The move to ease qualifying standards for the rural hospital support program was one of numerous narrow measures tucked away in legislation that would roll back Medicare payment restraints enacted under the Balanced Budget Act of 1997.
Allowing for-profits into the 2-year-old critical-access program was one of several measures aimed at placating rural hospitals, which have been among the biggest protesters against budget-law cuts.
The critical-access hospital program allows rural hospitals to bill Medicare for reasonable costs for inpatient services rather than receiving the DRG payment other hospitals receive under Medicare's prospective payment system.
To qualify for the program, which was created under the budget law, a hospital must have 15 or fewer acute-care beds, be at least 35 miles from another hospital, provide 24-hour-a-day emergency care, keep inpatients no longer than 96 hours and have a referral arrangement with at least one other hospital.
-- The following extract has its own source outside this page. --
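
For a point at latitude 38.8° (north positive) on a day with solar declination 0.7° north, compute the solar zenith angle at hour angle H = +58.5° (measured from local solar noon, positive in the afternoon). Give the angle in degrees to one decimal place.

65.5°

cos θ_z = sin(38.8°) sin(0.7°) + cos(38.8°) cos(0.7°) cos(58.50°) = 0.0077 + 0.4072 = 0.4149.
θ_z = arccos(0.4149) = 65.49°.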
So far, 56 of 2,200 rural hospitals have been approved as critical-access hospitals, according to HCFA. Another 26 applications are pending.
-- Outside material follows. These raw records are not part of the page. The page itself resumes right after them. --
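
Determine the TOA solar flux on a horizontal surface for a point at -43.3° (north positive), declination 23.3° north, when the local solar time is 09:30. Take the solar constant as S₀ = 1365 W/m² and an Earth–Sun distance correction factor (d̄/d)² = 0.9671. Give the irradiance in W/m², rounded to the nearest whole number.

Hour angle H = 15° × (9.5 − 12) = -37.50°.
With φ = -43.3°, δ = 23.3°, H = -37.50°: sin φ sin δ = -0.2713, cos φ cos δ cos H = 0.5303, so cos θ_z = 0.2590.
Top-of-atmosphere irradiance = S₀ (d̄/d)² cos θ_z = 1365 × 0.9671 × 0.2590 = 341.90 W/m².

342 W/m²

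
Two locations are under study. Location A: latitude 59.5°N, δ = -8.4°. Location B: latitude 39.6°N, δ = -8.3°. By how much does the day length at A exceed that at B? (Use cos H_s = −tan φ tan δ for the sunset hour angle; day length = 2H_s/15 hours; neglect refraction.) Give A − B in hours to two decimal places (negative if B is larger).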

Although it's not clear why, the budget law also specified that only private and public not-for-profit hospitals could qualify. Some believe for-profits were excluded because the critical-access program evolved from a demonstration project under which Medicare was seeking to limit expenditures as it experimented with the new program.
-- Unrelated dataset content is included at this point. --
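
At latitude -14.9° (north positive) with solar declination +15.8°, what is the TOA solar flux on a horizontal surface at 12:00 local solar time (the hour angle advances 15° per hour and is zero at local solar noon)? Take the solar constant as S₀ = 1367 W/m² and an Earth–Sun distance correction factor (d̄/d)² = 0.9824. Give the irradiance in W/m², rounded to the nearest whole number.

1155 W/m²

Hour angle H = 15° × (12 − 12) = 0.00°.
cos θ_z = sin φ sin δ + cos φ cos δ cos H = (-0.2571)(0.2723) + (0.9664)(0.9622)(1.0000) = 0.8599.
Top-of-atmosphere irradiance = S₀ (d̄/d)² cos θ_z = 1367 × 0.9824 × 0.8599 = 1154.79 W/m².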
"To me, there's no good, sound policy reason to exclude for-profit hospitals," said Tony Fay, vice president of reimbursement and government affairs with for-profit Province Healthcare Co., Brentwood, Tenn. Province owns 15 hospitals and manages 48, mostly in rural areas.
None of the major for-profit hospital companies operating primarily in rural areas own a hospital with fewer than 29 beds, according to American Hospital Association data.
By allowing those hospitals to downsize and bill Medicare on a reasonable-cost basis, they could improve their financial situations and perhaps become more attractive acquisition targets to buyers.
Linda Miller, president of Volunteer Trustees of Not-For-Profit Hospitals, criticized loosening the eligibility criteria.
Miller said for-profits see this as a way to make more money by buying hospitals that can be reimbursed on a reasonable-cost basis.
She said for-profits shouldn't qualify, because they are higher-cost providers than not-for-profits.